Now, lets take a look at the goaltending situation the Jackets currently have at the NHL level. The Jackets have the experienced veteran in Ron Tugnutt and the young stud in Marc Denis. One of them could be moved either this season or next for Pascal Leclaire to move up in the future. While the obvious move would be to deal the aging Tugnutt who is slowly becoming a backup to Denis, moving Denis might be more beneficial to the organization. Keeping Tugnutt gives the Jackets and Leclaire (or whoever can make it to the big dance first) someone to mould the rookie tender into someone ready to compete at the pro level. Also, Denis would bring back a bigger return, someone who could step in with an immediate impact.
With Leclaire in the NHL, this frees up a roster spot on the Jackets farm team, the Syracuse Crunch. The Crunch already have a goaltender by the name of JF Labbe on the farm, who is aged 30. He has been a career minor-leaguer and will stay that way. He could be the perfect mentor for, say, a former Memorial Cup Champion by the name of Shane Bendera. In my opinion, Bendera would not benefit from playing with the Dayton Bombers of the ECHL. With Bendera splitting time and learning the ropes with one of the best in the AHL, his development should flourish.
With Leclaire in the NHL with Tugger, and Bendera in the AHL with Labbe, where does that leave Penner? Simply put, Penner isn’t the same quality a prospect as Leclaire, or even Bendera for that matter. Penner would be best suited in the ECHL where he could develop his skills against East-Coast shooters. Penner would not likely be ready to face AHLers quite yet, and would benefit most from another season in the OHL as an overager, or in the ECHL where there would be little pressure on him.
Everything up until this point depends on two things, the trading of either Marc Denis or Ron Tugnutt.
If the Jackets were not to deal either goaltender, we’d most likely see the duo of Labbe and Leclaire in the AHL, with the former first rounder getting the majority of the playing time over the 30 year old career-AHLer. Bendera would obviously be pushed back, and would start next year in the ECHL. For Bendera, he’ll flourish under stronger competition, whereas Penner needs, in my opinion, more time to adjust to better shooters.
The best case scenerio is to deal Marc Denis and bring in a top 6 forward or top 3 defenseman. Denis can fetch this, especially when there are other NHL teams without a good young goaltender who is ready to step up full-time. By dealing Denis, a spot for Leclaire is opened up on the big club, to be shown the ropes by veteran Ron Tugnutt (in a similar fashion to Richter-Blackburn for the Rangers). In the AHL we have Shane Bendera learning the professional trade from AHL 2nd Team All-Star JF Labbe. Who better to learn from than one of the top goalies from the AHL. This leaves Penner, who’s future in the organization seems bleak considering who is ahead of him in the depth charts, with the Dayton Bombers of the ECHL with Greg Gardner, who spent the 2001-2002 season with the Syracuse Crunch.

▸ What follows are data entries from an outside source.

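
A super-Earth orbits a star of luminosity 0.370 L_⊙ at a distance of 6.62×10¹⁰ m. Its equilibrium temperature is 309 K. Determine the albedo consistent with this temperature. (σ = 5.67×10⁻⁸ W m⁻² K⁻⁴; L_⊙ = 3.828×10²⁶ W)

A ≈ 0.20

L = 0.370 × 3.828×10²⁶ = 1.42×10²⁶ W.
Flux: S = L/(4πd²) = 1.42×10²⁶/(4π×(6.62×10¹⁰)²) = 2570 W m⁻².
From T_eq⁴ = S(1−A)/(4σ): 1−A = 4σT_eq⁴/S.
1−A = 4 × 5.67×10⁻⁸ × (309)⁴ / 2570 = 0.804.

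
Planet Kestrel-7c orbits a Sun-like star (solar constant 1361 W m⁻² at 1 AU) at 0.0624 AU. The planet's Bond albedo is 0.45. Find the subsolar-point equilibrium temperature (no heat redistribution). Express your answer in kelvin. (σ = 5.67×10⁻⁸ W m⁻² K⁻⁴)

T_ss ≈ 1360 K

Flux at 0.0624 AU: S = 1361/0.0624² = 3.50×10⁵ W m⁻².
At the subsolar point the surface absorbs S(1−A) and emits σT⁴ per unit area — no factor of 4, since only the local patch is in balance.
T = [3.50×10⁵ × 0.55 / 5.67×10⁻⁸]^(1/4) = (3.39×10¹²)^(1/4) = 1360 K.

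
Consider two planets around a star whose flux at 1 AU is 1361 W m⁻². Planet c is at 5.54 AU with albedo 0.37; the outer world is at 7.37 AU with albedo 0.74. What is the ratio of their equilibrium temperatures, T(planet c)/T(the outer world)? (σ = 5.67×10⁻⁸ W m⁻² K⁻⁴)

T₁/T₂ ≈ 1.439

T_eq = [S₀(1−A)/(4σd²)]^(1/4), so T ∝ (1−A)^(1/4) / √d.
T₁ = [1361×0.63/(4×5.67×10⁻⁸×5.54²)]^(1/4) = 105.35 K.
T₂ = [1361×0.26/(4×5.67×10⁻⁸×7.37²)]^(1/4) = 73.21 K.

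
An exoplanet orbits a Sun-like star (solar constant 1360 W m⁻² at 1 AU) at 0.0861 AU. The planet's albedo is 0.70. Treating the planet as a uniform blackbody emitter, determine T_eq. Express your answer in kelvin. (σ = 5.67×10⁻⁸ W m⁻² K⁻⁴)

Flux at 0.0861 AU: S = 1360/0.0861² = 1.83×10⁵ W m⁻².
Energy balance: absorbed = emitted ⇒ πR²·S(1−A) = 4πR²·σT_eq⁴, so T_eq⁴ = S(1−A)/(4σ).
T_eq = [1.83×10⁵ × 0.30 / (4 × 5.67×10⁻⁸)]^(1/4) = (2.43×10¹¹)^(1/4) = 702 K.

T_eq ≈ 702 K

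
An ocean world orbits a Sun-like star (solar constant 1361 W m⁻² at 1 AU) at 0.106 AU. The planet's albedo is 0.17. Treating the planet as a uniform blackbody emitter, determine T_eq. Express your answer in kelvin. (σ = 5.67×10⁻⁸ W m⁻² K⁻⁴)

Flux at 0.106 AU: S = 1361/0.106² = 1.21×10⁵ W m⁻².
Energy balance: absorbed = emitted ⇒ πR²·S(1−A) = 4πR²·σT_eq⁴, so T_eq⁴ = S(1−A)/(4σ).
T_eq = [1.21×10⁵ × 0.83 / (4 × 5.67×10⁻⁸)]^(1/4) = (4.43×10¹¹)^(1/4) = 816 K.

T_eq ≈ 816 K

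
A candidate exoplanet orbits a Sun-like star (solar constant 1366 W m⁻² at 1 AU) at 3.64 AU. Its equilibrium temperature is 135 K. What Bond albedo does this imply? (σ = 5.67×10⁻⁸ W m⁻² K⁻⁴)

A ≈ 0.27

Flux at 3.64 AU: S = 1366/3.64² = 103 W m⁻².
From T_eq⁴ = S(1−A)/(4σ): 1−A = 4σT_eq⁴/S.
1−A = 4 × 5.67×10⁻⁸ × (135)⁴ / 103 = 0.731.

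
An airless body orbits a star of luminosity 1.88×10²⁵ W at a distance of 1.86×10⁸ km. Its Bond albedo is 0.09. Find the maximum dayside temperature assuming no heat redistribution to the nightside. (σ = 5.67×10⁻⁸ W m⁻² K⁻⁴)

T_ss ≈ 162 K

d = 1.86×10⁸ km = 1.86×10¹¹ m.
Flux: S = L/(4πd²) = 1.88×10²⁵/(4π×(1.86×10¹¹)²) = 43.2 W m⁻².
With no redistribution each surface element balances locally: S(1−A) = σT⁴.
T = [43.2 × 0.91 / 5.67×10⁻⁸]^(1/4) = (6.94×10⁸)^(1/4) = 162 K.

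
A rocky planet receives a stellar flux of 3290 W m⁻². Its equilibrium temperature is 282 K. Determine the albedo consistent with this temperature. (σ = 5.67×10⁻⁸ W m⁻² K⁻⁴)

A ≈ 0.56

From T_eq⁴ = S(1−A)/(4σ): 1−A = 4σT_eq⁴/S.
1−A = 4 × 5.67×10⁻⁸ × (282)⁴ / 3290 = 0.436.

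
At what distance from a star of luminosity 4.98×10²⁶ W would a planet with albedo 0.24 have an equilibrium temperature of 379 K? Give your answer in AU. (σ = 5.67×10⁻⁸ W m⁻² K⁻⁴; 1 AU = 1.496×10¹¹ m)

d ≈ 0.536 AU

From T_eq⁴ = L(1−A)/(16πσd²): d = √[L(1−A)/(16πσT_eq⁴)].
d = √[4.98×10²⁶ × 0.76 / (16π × 5.67×10⁻⁸ × (379)⁴)] = 8.02×10¹⁰ m = 0.536 AU.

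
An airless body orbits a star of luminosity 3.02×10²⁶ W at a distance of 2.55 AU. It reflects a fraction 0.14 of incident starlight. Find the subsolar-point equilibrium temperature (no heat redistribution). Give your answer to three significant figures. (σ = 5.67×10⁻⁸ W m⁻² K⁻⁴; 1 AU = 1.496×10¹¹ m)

d = 2.55 AU = 3.81×10¹¹ m.
Flux: S = L/(4πd²) = 3.02×10²⁶/(4π×(3.81×10¹¹)²) = 165 W m⁻².
At the subsolar point the surface absorbs S(1−A) and emits σT⁴ per unit area — no factor of 4, since only the local patch is in balance.
T = [165 × 0.86 / 5.67×10⁻⁸]^(1/4) = (2.50×10⁹)^(1/4) = 224 K.

T_ss ≈ 224 K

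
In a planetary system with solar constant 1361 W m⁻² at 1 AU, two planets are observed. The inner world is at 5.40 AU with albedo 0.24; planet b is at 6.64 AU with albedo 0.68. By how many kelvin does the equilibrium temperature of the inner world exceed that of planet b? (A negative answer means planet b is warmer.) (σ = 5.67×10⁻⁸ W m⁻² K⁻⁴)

ΔT ≈ 30.6 K

T_eq = [S₀(1−A)/(4σd²)]^(1/4), so T ∝ (1−A)^(1/4) / √d.
T₁ = [1361×0.76/(4×5.67×10⁻⁸×5.40²)]^(1/4) = 111.83 K.
T₂ = [1361×0.32/(4×5.67×10⁻⁸×6.64²)]^(1/4) = 81.24 K.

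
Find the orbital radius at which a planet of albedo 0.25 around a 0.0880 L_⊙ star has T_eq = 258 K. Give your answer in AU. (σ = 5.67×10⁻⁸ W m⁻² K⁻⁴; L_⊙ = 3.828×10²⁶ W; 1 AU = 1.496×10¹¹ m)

L = 0.0880 × 3.828×10²⁶ = 3.37×10²⁵ W.
From T_eq⁴ = L(1−A)/(16πσd²): d = √[L(1−A)/(16πσT_eq⁴)].
d = √[3.37×10²⁵ × 0.75 / (16π × 5.67×10⁻⁸ × (258)⁴)] = 4.47×10¹⁰ m = 0.299 AU.

d ≈ 0.299 AU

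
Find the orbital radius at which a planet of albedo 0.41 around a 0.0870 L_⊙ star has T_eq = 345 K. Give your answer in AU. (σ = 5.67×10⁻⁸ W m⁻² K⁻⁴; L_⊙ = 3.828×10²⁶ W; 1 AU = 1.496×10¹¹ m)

d ≈ 0.147 AU

L = 0.0870 × 3.828×10²⁶ = 3.33×10²⁵ W.
From T_eq⁴ = L(1−A)/(16πσd²): d = √[L(1−A)/(16πσT_eq⁴)].
d = √[3.33×10²⁵ × 0.59 / (16π × 5.67×10⁻⁸ × (345)⁴)] = 2.21×10¹⁰ m = 0.147 AU.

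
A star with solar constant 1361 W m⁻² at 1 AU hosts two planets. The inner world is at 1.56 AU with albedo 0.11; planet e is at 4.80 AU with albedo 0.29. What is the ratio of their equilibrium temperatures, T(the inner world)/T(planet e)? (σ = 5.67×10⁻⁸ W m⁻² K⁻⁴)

T_eq = [S₀(1−A)/(4σd²)]^(1/4), so T ∝ (1−A)^(1/4) / √d.
T₁ = [1361×0.89/(4×5.67×10⁻⁸×1.56²)]^(1/4) = 216.44 K.
T₂ = [1361×0.71/(4×5.67×10⁻⁸×4.80²)]^(1/4) = 116.61 K.

T₁/T₂ ≈ 1.856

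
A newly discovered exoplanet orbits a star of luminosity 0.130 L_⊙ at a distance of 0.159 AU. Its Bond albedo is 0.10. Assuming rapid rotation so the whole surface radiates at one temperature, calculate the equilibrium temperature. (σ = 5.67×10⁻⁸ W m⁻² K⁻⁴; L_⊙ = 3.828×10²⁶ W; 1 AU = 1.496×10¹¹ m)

d = 0.159 AU = 2.38×10¹⁰ m.
L = 0.130 × 3.828×10²⁶ = 4.98×10²⁵ W.
Flux: S = L/(4πd²) = 4.98×10²⁵/(4π×(2.38×10¹⁰)²) = 7000 W m⁻².
Energy balance: absorbed = emitted ⇒ πR²·S(1−A) = 4πR²·σT_eq⁴, so T_eq⁴ = S(1−A)/(4σ).
T_eq = [7000 × 0.90 / (4 × 5.67×10⁻⁸)]^(1/4) = (2.78×10¹⁰)^(1/4) = 408 K.

T_eq ≈ 408 K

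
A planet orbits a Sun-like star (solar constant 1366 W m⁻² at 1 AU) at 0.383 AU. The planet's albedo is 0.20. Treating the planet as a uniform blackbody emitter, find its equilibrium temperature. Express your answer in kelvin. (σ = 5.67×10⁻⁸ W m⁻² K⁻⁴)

Flux at 0.383 AU: S = 1366/0.383² = 9310 W m⁻².
Energy balance: absorbed = emitted ⇒ πR²·S(1−A) = 4πR²·σT_eq⁴, so T_eq⁴ = S(1−A)/(4σ).
T_eq = [9310 × 0.80 / (4 × 5.67×10⁻⁸)]^(1/4) = (3.28×10¹⁰)^(1/4) = 426 K.

T_eq ≈ 426 K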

This is the problem every GM dreams of, too much goaltending talent. How a goaltender develops and what they develop into is most unpredictable, and it never hurts to have an abundance of talent. Whatever Doug MacLean chooses to do with his goaltending situation and prospects, the odds are he will not be kept up at night worrying about his goaltending for a very long time.